Georgia U.S. Sen. Raphael Warnock makes the case for capping the cost of insulin for everyone as CMS Administrator Chiquita Brooks-LaSure, right, looks on during her visit to Georgia. Jill Nolin/Georgia Recorder
U.S. Sen. Raphael Warnock’s push to cap out-of-pocket insulin costs at $35 per month yielded pocketbook protection for seniors in last year’s Inflation Reduction Act.
But he couldn’t convince his colleagues to go further and curb costs for the life-saving drug for people with private insurance.
The Georgia Democrat has since revived his original proposal to cap insulin costs for everyone, included those who are uninsured. And this time, he is co-sponsoring the bill with Louisiana U.S. Sen. John Kennedy, who is a Republican.
“We will continue to work hard in the Senate until we get this over the finish line,” Warnock said Monday during a panel discussion at Southside Medical Center in Atlanta. “And I do this because I believe that health care is a human right. And it is certainly something the wealthiest nation on the planet can and ought to provide for all of its citizens.”
Warnock has long championed the issue, arguing that a century old drug should not be expensive for anybody today. Some Americans have struggled to afford insulin in recent years as the prices skyrocketed, leading them to ration supplies or take other desperate measures.
“Diabetes is a nasty disease. It affects every aspect of a person’s life and of their body,” said Dr. Theresa Jacobs, clinical director for Georgia Primary Care Association. Jacobs said she has had to prescribe medication based on what her diabetic patients can afford.
Warnock introduced the expansion bill in March. He was in Atlanta Monday with Chiquita Brooks-LaSure, administrator of the Centers for Medicare and Medicaid Services.
Americans with prescription drug coverage through Medicare are now seeing the monthly cap in action. For those who use a traditional pump, the monthly cost limit will kick in this July.
“It’s real money for people. It’s real access to care,” Brooks-LaSure said.

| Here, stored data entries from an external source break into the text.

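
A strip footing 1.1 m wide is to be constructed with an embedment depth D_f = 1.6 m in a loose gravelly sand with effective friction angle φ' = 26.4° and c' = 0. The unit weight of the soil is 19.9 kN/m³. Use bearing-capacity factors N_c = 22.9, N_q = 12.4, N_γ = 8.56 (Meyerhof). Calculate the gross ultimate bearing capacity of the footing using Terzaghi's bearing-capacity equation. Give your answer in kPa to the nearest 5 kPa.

q = γ·D_f = 19.9 × 1.6 = 31.84 kPa.
q·N_q = 31.84 × 12.4 = 394.82 kPa
0.5·γ·B·N_γ = 0.5 × 19.9 × 1.1 × 8.56 = 93.689 kPa
q_ult = 394.82 + 93.689 = 488.51 kPa.

q_ult ≈ 490 kPa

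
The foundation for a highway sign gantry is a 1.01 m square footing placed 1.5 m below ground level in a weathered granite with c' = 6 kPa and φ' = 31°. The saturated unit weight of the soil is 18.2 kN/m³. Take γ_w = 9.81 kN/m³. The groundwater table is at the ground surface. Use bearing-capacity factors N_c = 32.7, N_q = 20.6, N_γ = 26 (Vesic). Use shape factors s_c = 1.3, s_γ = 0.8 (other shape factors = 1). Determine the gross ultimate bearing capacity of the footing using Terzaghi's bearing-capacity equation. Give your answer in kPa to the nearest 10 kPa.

Water table at ground surface, so effective unit weight γ' = 18.2 − 9.81 = 8.39 kN/m³ is used throughout; overburden q = 8.39 × 1.5 = 12.585 kPa; the same γ' applies in the ½γBN_γ term.
Cohesion term c·N_c·s_c = 6 × 32.7 × 1.3 = 255.06 kPa; surcharge term q·N_q = 12.585 × 20.6 = 259.25 kPa; self-weight term 0.5·γ·B·N_γ·s_γ = 0.5 × 8.39 × 1.01 × 26 × 0.8 = 88.129 kPa.
q_ult = 255.06 + 259.25 + 88.129 = 602.44 kPa.

q_ult ≈ 600 kPa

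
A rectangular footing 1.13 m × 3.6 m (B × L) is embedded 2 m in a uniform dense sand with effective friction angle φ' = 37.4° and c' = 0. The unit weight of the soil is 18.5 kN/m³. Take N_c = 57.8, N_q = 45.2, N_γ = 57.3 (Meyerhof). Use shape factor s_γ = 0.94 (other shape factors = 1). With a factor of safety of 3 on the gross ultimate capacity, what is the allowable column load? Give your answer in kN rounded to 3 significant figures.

Effective surcharge at the founding depth q = γ·D_f = 18.5 × 2 = 37 kPa.
q_ult = q·N_q + 0.5·γ·B·N_γ·s_γ
     = 37 × 45.2 + 0.5 × 18.5 × 1.13 × 57.3 × 0.94
     = 1672.4 + 562.99 = 2235.4 kPa.
Gross allowable pressure q_all = 2235.4 / 3 = 745.13 kPa.
Footing area = 4.068 m², so allowable column load = 745.13 × 4.068 = 3031.2 kN.

P_all ≈ 3030 kN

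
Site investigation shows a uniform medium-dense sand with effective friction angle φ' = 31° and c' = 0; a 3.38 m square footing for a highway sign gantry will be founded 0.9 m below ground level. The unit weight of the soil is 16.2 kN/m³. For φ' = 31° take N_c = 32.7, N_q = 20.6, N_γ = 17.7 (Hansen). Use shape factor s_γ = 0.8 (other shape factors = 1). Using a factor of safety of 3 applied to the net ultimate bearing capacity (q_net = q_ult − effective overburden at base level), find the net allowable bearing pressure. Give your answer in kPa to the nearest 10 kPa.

q_all(net) ≈ 220 kPa

Overburden at base level: q = 16.2 × 0.9 = 14.58 kPa.
Surcharge term q·N_q = 14.58 × 20.6 = 300.35 kPa; self-weight term 0.5·γ·B·N_γ·s_γ = 0.5 × 16.2 × 3.38 × 17.7 × 0.8 = 387.67 kPa.
q_ult = 300.35 + 387.67 = 688.02 kPa.
Net ultimate: q_net = 688.02 − 14.58 = 673.44 kPa.
q_all(net) = 673.44 / 3 = 224.48 kPa.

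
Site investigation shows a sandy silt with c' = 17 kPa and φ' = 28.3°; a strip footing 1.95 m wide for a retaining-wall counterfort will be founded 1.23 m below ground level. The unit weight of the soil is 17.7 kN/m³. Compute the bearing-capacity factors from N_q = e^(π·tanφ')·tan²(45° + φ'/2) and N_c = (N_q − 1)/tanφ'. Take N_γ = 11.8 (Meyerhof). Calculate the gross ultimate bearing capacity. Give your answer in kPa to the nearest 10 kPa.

tan28.3° = 0.5384, so N_q = e^(π×0.5384)·tan²(59.15°) = 5.428 × 2.803 = 15.21.
N_c = (15.21 − 1)/tan28.3° = 26.4.
q = γ·D_f = 17.7 × 1.23 = 21.771 kPa.
c·N_c = 17 × 26.399 = 448.78 kPa
q·N_q = 21.771 × 15.214 = 331.23 kPa
0.5·γ·B·N_γ = 0.5 × 17.7 × 1.95 × 11.8 = 203.64 kPa
q_ult = 448.78 + 331.23 + 203.64 = 983.65 kPa.

q_ult ≈ 980 kPa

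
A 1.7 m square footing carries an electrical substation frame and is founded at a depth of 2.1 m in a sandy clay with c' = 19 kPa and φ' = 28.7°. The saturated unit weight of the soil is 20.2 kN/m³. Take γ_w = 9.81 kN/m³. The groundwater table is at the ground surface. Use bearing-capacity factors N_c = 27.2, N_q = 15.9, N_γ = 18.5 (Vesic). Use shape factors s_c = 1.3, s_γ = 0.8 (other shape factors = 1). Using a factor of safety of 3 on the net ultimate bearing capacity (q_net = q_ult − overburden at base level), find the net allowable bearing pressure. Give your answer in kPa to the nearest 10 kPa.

q_all(net) ≈ 380 kPa

Water table at ground surface, so effective unit weight γ' = 20.2 − 9.81 = 10.39 kN/m³ is used throughout; overburden q = 10.39 × 2.1 = 21.819 kPa; the same γ' applies in the ½γBN_γ term.
Cohesion term c·N_c·s_c = 19 × 27.2 × 1.3 = 671.84 kPa; surcharge term q·N_q = 21.819 × 15.9 = 346.92 kPa; self-weight term 0.5·γ·B·N_γ·s_γ = 0.5 × 10.39 × 1.7 × 18.5 × 0.8 = 130.71 kPa.
q_ult = 671.84 + 346.92 + 130.71 = 1149.5 kPa.
q_net = 1149.5 − 21.819 = 1127.6 kPa.
q_all(net) = 1127.6 / 3 = 375.88 kPa.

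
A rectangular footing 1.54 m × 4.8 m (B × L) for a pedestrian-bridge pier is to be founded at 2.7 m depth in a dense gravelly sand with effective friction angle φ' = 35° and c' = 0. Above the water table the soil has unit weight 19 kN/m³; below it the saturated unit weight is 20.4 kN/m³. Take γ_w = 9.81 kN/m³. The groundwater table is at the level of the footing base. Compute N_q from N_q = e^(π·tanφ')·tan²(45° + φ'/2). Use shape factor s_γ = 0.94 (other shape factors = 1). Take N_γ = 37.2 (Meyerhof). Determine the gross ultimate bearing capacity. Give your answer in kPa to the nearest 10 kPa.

tan35° = 0.7002, so N_q = e^(π×0.7002)·tan²(62.5°) = 9.023 × 3.69 = 33.3.
Effective surcharge at the founding depth q = γ·D_f = 19 × 2.7 = 51.3 kPa.
The water table coincides with the base, so in the self-weight term γ → γ' = 10.59 kN/m³.
q_ult = q·N_q + 0.5·γ·B·N_γ·s_γ
     = 51.3 × 33.296 + 0.5 × 10.59 × 1.54 × 37.2 × 0.94
     = 1708.1 + 285.14 = 1993.2 kPa.

q_ult ≈ 1990 kPa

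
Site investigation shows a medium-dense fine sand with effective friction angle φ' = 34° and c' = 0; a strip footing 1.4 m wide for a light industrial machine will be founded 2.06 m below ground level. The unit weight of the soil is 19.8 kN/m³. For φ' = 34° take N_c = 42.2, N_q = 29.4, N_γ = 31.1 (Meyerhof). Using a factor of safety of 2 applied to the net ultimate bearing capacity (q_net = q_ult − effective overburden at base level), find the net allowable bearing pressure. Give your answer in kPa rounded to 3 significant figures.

q_all(net) ≈ 795 kPa

Overburden at base level: q = 19.8 × 2.06 = 40.788 kPa.
Surcharge term q·N_q = 40.788 × 29.4 = 1199.2 kPa; self-weight term 0.5·γ·B·N_γ = 0.5 × 19.8 × 1.4 × 31.1 = 431.05 kPa.
q_ult = 1199.2 + 431.05 = 1630.2 kPa.
Net ultimate: q_net = 1630.2 − 40.788 = 1589.4 kPa.
q_all(net) = 1589.4 / 2 = 794.71 kPa.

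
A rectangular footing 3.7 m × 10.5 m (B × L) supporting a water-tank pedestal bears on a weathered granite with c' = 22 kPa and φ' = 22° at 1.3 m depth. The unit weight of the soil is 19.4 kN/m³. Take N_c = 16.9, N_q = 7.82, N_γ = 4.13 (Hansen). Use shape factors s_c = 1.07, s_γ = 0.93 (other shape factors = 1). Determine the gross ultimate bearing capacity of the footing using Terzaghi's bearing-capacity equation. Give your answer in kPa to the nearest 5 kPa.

q_ult ≈ 735 kPa

Overburden at base level: q = 19.4 × 1.3 = 25.22 kPa.
Cohesion term c·N_c·s_c = 22 × 16.9 × 1.07 = 397.83 kPa; surcharge term q·N_q = 25.22 × 7.82 = 197.22 kPa; self-weight term 0.5·γ·B·N_γ·s_γ = 0.5 × 19.4 × 3.7 × 4.13 × 0.93 = 137.85 kPa.
q_ult = 397.83 + 197.22 + 137.85 = 732.9 kPa.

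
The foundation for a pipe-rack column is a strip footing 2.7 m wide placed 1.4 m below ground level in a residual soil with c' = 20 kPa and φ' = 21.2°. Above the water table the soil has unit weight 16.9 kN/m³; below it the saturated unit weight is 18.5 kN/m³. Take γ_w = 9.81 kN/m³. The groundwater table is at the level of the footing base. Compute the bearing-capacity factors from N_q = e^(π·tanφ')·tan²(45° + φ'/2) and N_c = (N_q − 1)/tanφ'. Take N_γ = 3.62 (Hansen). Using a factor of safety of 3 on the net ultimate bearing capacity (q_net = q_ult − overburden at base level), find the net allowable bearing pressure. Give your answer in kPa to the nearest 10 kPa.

q_all(net) ≈ 170 kPa

N_q = e^(π·tan21.2°)·tan²(55.6°) = 7.21; N_c = (N_q − 1)/tanφ' = 16.02.
Effective surcharge at the founding depth q = γ·D_f = 16.9 × 1.4 = 23.66 kPa.
The water table coincides with the base, so in the self-weight term γ → γ' = 8.69 kN/m³.
q_ult = c·N_c + q·N_q + 0.5·γ·B·N_γ
     = 20 × 16.021 + 23.66 × 7.2142 + 0.5 × 8.69 × 2.7 × 3.62
     = 320.42 + 170.69 + 42.468 = 533.58 kPa.
q_net = 533.58 − 23.66 = 509.92 kPa.
q_all(net) = 509.92 / 3 = 169.97 kPa.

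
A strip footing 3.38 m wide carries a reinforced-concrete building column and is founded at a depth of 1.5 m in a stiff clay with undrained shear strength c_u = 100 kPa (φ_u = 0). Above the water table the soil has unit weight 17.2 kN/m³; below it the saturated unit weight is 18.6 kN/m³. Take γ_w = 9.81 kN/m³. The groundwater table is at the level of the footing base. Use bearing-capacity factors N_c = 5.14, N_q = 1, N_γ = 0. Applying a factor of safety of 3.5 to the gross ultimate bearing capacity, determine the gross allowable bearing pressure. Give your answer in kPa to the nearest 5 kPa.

Overburden at base level: q = 17.2 × 1.5 = 25.8 kPa.
Cohesion term c·N_c = 100 × 5.14 = 514 kPa; surcharge term q·N_q = 25.8 × 1 = 25.8 kPa.
q_ult = 514 + 25.8 = 539.8 kPa.
q_all = q_ult / FS = 539.8 / 3.5 = 154.23 kPa.

q_all ≈ 155 kPa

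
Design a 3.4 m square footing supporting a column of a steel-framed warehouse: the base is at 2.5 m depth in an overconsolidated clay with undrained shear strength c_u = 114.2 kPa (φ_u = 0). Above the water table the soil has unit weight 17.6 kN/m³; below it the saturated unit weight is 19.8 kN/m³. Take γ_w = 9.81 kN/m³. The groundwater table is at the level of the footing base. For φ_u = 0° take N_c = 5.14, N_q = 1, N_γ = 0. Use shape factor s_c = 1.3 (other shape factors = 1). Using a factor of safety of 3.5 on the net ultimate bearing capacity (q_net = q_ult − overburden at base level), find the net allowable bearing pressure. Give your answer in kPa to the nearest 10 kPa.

Overburden at base level: q = 17.6 × 2.5 = 44 kPa.
Cohesion term c·N_c·s_c = 114.2 × 5.14 × 1.3 = 763.08 kPa; surcharge term q·N_q = 44 × 1 = 44 kPa.
q_ult = 763.08 + 44 = 807.08 kPa.
q_net = 807.08 − 44 = 763.08 kPa.
q_all(net) = 763.08 / 3.5 = 218.02 kPa.

q_all(net) ≈ 220 kPa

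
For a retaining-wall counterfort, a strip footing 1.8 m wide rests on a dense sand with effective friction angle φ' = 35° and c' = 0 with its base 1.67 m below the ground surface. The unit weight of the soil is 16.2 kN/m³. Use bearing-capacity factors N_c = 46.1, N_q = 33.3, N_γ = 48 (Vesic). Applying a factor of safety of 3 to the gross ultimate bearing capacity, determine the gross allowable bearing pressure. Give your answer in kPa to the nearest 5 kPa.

q = γ·D_f = 16.2 × 1.67 = 27.054 kPa.
q·N_q = 27.054 × 33.3 = 900.9 kPa
0.5·γ·B·N_γ = 0.5 × 16.2 × 1.8 × 48 = 699.84 kPa
q_ult = 900.9 + 699.84 = 1600.7 kPa.
q_all = q_ult / FS = 1600.7 / 3 = 533.58 kPa.

q_all ≈ 535 kPa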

Under Warnock’s proposal, the $35 per month cap would extend to those with private insurance as well as uninsured insulin users.
Warnock, who was reelected last fall to a full six-year term, said Monday that an initial assessment from the Congressional Budget Office put the price tag at $629 million over a decade to cap the monthly insulin cost for those who have insurance.
“We can afford that, and we cannot afford not to do it,” Warnock told reporters Monday. “And we have to cover folks who have no insurance as well.”
The proposal also calls for a program within the U.S. Department of Health and Human Services that would allow health care providers and pharmacies to be reimbursed for costs above $35 for insulin dosage for anyone who is uninsured.
“By making preventative care more accessible, this bill would reduce long-term health care costs for individual patients, avoid devastating complications from diabetes and take pressure off the entire health care system,” Kennedy said in a statement this spring.
Twenty-two states have already moved to ease the cost insulin burden on their residents, with varying limits on out-of-pocket costs. Next door, Alabama has a $100 cap for a 30-day supply.
Under pressure, major drug companies have also announced plans this year to lower the list price for insulin products.
That has raised questions about whether more congressional intervention is even needed. Warnock argues it is.
“We have to keep pushing,” he said. “The marketplace alone is never a panacea for all problems, and so part of the dosage you need, if you will, to get this corrected in terms of the politics is good legislation, coupled with the innovation that we hopefully will continue to see in the private sector.”